In the years 1996 to 2006 the ELN and FARC combined were responsible for more than 50% of all kidnapping cases, according to government figures, while only around 15% of kidnappings were carried out by ordinary criminals. The latest statistics illustrate a dramatic increase in the proportion of kidnappings ascribed to common criminals, who were held responsible for 57% of cases last year compared to the guerrilla groups’ 34%. The rise in kidnapping in 2010, according to Pais Libre’s figures, is driven more by the rise in abductions by these criminals than by any single group.

This phenomenon could to be attributed to the mis-reporting of kidnappings, with unsolved cases blamed on common criminals rather than on the guerrillas. Also relevant is that these groups sometimes abduct people in order to sell them to guerrillas, but overall it is an indication of the decline of the reach and power of guerrilla organizations.

Harried by the armed forces and pushed into more remote regions by the government security drive over the last decade, both the FARC and the ELN have seen a decline in their capacity to hold hostages for a long period. Government attacks have pushed the guerrillas into increasingly remote areas and forced them to keep on the move. The rebels used to be able to seize and hold hostages with impunity, but in the last decade tightened security in urban areas has made it harder to seize wealthy captives, while government air raids have made large, permanent camps more risky to maintain and have disrupted rebel communications and supply lines. Colombia’s biggest guerrilla group, the FARC, have seen their leadership depleted, with three members of the seven-man Secretariat killed since 2008, two by government forces and one by a bounty-seeking guerrilla deserter.

At the peak of the FARC’s kidnapping binge, in 1998, the group carried out more than 1,000 kidnappings in a year. The figure underwent a steady decline from 2002, falling to 44 cases in 2009. Kidnappings by the ELN rebel group followed a similar pattern, falling from over 900 hostages a year in both 2000 and 2001 to 16 in 2009.

The decreased power of the guerrillas to hold people for long periods means that kidnappings have become shorter, with less money demanded in ransom. The head of the armed forces’ elite anti-kidnapping unit General Humberto Guatibonza said in December 2010 that kidnappings now last an average of 11 days, while ransoms tend to range from $15,000 to $80,000. “With this the criminals seek to get a quick financial gain and not to risk much, as opposed to what was happening before, when a person could spend many years in captivity until their family paid multi-million figures,” said the general.

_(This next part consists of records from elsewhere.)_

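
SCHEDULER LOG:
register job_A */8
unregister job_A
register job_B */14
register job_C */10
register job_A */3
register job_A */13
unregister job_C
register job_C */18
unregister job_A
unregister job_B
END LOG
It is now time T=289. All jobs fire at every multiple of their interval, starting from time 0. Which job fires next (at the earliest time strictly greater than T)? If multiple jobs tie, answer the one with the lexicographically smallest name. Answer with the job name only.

Answer: job_C

Derivation:
Op 1: register job_A */8 -> active={job_A:*/8}
Op 2: unregister job_A -> active={}
Op 3: register job_B */14 -> active={job_B:*/14}
Op 4: register job_C */10 -> active={job_B:*/14, job_C:*/10}
Op 5: register job_A */3 -> active={job_A:*/3, job_B:*/14, job_C:*/10}
Op 6: register job_A */13 -> active={job_A:*/13, job_B:*/14, job_C:*/10}
Op 7: unregister job_C -> active={job_A:*/13, job_B:*/14}
Op 8: register job_C */18 -> active={job_A:*/13, job_B:*/14, job_C:*/18}
Op 9: unregister job_A -> active={job_B:*/14, job_C:*/18}
Op 10: unregister job_B -> active={job_C:*/18}
  job_C: interval 18, next fire after T=289 is 306
Earliest = 306, winner (lex tiebreak) = job_C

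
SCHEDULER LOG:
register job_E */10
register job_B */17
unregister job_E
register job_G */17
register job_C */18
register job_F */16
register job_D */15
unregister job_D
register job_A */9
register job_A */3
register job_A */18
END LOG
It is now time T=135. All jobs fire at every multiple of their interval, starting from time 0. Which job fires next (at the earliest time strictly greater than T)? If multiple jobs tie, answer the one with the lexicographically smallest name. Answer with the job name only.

Op 1: register job_E */10 -> active={job_E:*/10}
Op 2: register job_B */17 -> active={job_B:*/17, job_E:*/10}
Op 3: unregister job_E -> active={job_B:*/17}
Op 4: register job_G */17 -> active={job_B:*/17, job_G:*/17}
Op 5: register job_C */18 -> active={job_B:*/17, job_C:*/18, job_G:*/17}
Op 6: register job_F */16 -> active={job_B:*/17, job_C:*/18, job_F:*/16, job_G:*/17}
Op 7: register job_D */15 -> active={job_B:*/17, job_C:*/18, job_D:*/15, job_F:*/16, job_G:*/17}
Op 8: unregister job_D -> active={job_B:*/17, job_C:*/18, job_F:*/16, job_G:*/17}
Op 9: register job_A */9 -> active={job_A:*/9, job_B:*/17, job_C:*/18, job_F:*/16, job_G:*/17}
Op 10: register job_A */3 -> active={job_A:*/3, job_B:*/17, job_C:*/18, job_F:*/16, job_G:*/17}
Op 11: register job_A */18 -> active={job_A:*/18, job_B:*/17, job_C:*/18, job_F:*/16, job_G:*/17}
  job_A: interval 18, next fire after T=135 is 144
  job_B: interval 17, next fire after T=135 is 136
  job_C: interval 18, next fire after T=135 is 144
  job_F: interval 16, next fire after T=135 is 144
  job_G: interval 17, next fire after T=135 is 136
Earliest = 136, winner (lex tiebreak) = job_B

Answer: job_B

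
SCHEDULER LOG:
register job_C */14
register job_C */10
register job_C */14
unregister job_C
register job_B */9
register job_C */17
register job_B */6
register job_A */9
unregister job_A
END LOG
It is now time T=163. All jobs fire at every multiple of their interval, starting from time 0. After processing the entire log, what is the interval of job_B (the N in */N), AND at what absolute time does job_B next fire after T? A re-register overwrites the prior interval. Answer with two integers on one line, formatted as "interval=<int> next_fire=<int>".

Op 1: register job_C */14 -> active={job_C:*/14}
Op 2: register job_C */10 -> active={job_C:*/10}
Op 3: register job_C */14 -> active={job_C:*/14}
Op 4: unregister job_C -> active={}
Op 5: register job_B */9 -> active={job_B:*/9}
Op 6: register job_C */17 -> active={job_B:*/9, job_C:*/17}
Op 7: register job_B */6 -> active={job_B:*/6, job_C:*/17}
Op 8: register job_A */9 -> active={job_A:*/9, job_B:*/6, job_C:*/17}
Op 9: unregister job_A -> active={job_B:*/6, job_C:*/17}
Final interval of job_B = 6
Next fire of job_B after T=163: (163//6+1)*6 = 168

Answer: interval=6 next_fire=168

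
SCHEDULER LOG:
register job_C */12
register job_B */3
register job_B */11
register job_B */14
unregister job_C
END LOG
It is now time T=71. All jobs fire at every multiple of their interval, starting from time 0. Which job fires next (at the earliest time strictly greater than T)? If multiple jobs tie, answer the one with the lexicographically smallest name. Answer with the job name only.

Answer: job_B

Derivation:
Op 1: register job_C */12 -> active={job_C:*/12}
Op 2: register job_B */3 -> active={job_B:*/3, job_C:*/12}
Op 3: register job_B */11 -> active={job_B:*/11, job_C:*/12}
Op 4: register job_B */14 -> active={job_B:*/14, job_C:*/12}
Op 5: unregister job_C -> active={job_B:*/14}
  job_B: interval 14, next fire after T=71 is 84
Earliest = 84, winner (lex tiebreak) = job_B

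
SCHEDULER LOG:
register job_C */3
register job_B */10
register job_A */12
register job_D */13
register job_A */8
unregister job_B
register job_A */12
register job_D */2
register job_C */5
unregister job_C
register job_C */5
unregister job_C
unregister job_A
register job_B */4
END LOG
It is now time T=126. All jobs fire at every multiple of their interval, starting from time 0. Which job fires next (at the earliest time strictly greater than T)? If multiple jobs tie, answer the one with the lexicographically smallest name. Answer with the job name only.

Answer: job_B

Derivation:
Op 1: register job_C */3 -> active={job_C:*/3}
Op 2: register job_B */10 -> active={job_B:*/10, job_C:*/3}
Op 3: register job_A */12 -> active={job_A:*/12, job_B:*/10, job_C:*/3}
Op 4: register job_D */13 -> active={job_A:*/12, job_B:*/10, job_C:*/3, job_D:*/13}
Op 5: register job_A */8 -> active={job_A:*/8, job_B:*/10, job_C:*/3, job_D:*/13}
Op 6: unregister job_B -> active={job_A:*/8, job_C:*/3, job_D:*/13}
Op 7: register job_A */12 -> active={job_A:*/12, job_C:*/3, job_D:*/13}
Op 8: register job_D */2 -> active={job_A:*/12, job_C:*/3, job_D:*/2}
Op 9: register job_C */5 -> active={job_A:*/12, job_C:*/5, job_D:*/2}
Op 10: unregister job_C -> active={job_A:*/12, job_D:*/2}
Op 11: register job_C */5 -> active={job_A:*/12, job_C:*/5, job_D:*/2}
Op 12: unregister job_C -> active={job_A:*/12, job_D:*/2}
Op 13: unregister job_A -> active={job_D:*/2}
Op 14: register job_B */4 -> active={job_B:*/4, job_D:*/2}
  job_B: interval 4, next fire after T=126 is 128
  job_D: interval 2, next fire after T=126 is 128
Earliest = 128, winner (lex tiebreak) = job_B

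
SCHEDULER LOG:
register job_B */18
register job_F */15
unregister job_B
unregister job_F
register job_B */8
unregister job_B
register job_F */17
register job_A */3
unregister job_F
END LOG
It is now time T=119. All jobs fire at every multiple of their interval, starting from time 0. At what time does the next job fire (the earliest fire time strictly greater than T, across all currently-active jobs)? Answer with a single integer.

Answer: 120

Derivation:
Op 1: register job_B */18 -> active={job_B:*/18}
Op 2: register job_F */15 -> active={job_B:*/18, job_F:*/15}
Op 3: unregister job_B -> active={job_F:*/15}
Op 4: unregister job_F -> active={}
Op 5: register job_B */8 -> active={job_B:*/8}
Op 6: unregister job_B -> active={}
Op 7: register job_F */17 -> active={job_F:*/17}
Op 8: register job_A */3 -> active={job_A:*/3, job_F:*/17}
Op 9: unregister job_F -> active={job_A:*/3}
  job_A: interval 3, next fire after T=119 is 120
Earliest fire time = 120 (job job_A)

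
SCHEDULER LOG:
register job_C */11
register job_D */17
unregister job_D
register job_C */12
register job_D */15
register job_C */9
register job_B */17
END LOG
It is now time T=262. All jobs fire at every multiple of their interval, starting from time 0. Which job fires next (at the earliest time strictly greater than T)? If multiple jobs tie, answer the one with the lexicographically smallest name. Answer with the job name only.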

Government security gains also forced the guerrillas to end the practice of mass kidnapping, pioneered in the late 1990s by the ELN. In 1999 the group hijacked a plane, taking everyone on board hostage, and some months later interrupted a church service in Cali, kidnapping 140 members of the congregation. These were followed by other random mass abductions, in which both the FARC and ELN guerrillas would set up roadblocks on major highways and take prisoner any driver who appeared able to pay a ransom. This tactic destroyed much of the popularity base of both guerrilla groups, as it involved a move away from kidnapping a small number of rich people, who would pay a large sum in ransom, and towards kidnapping large numbers of middle class and even poor people. This over-reliance on kidnapping led to widespread resentment from the population, which in turn helped create an environment in which Alvaro Uribe’s government could muster support for its massive drive against the rebel groups.

In “My Kidnapper” former guerrilla Antonio discusses the failings of the policy of kidnapping, reports the Daily Telegraph. “While politically [the kidnapping] had been a success,” Antonio says, “and the press in Europe and Colombia had been focused on the Sierra Nevada, in real terms it was a total failure. It was the beginning of the end of the ELN there. We were never prepared for the military attacks.”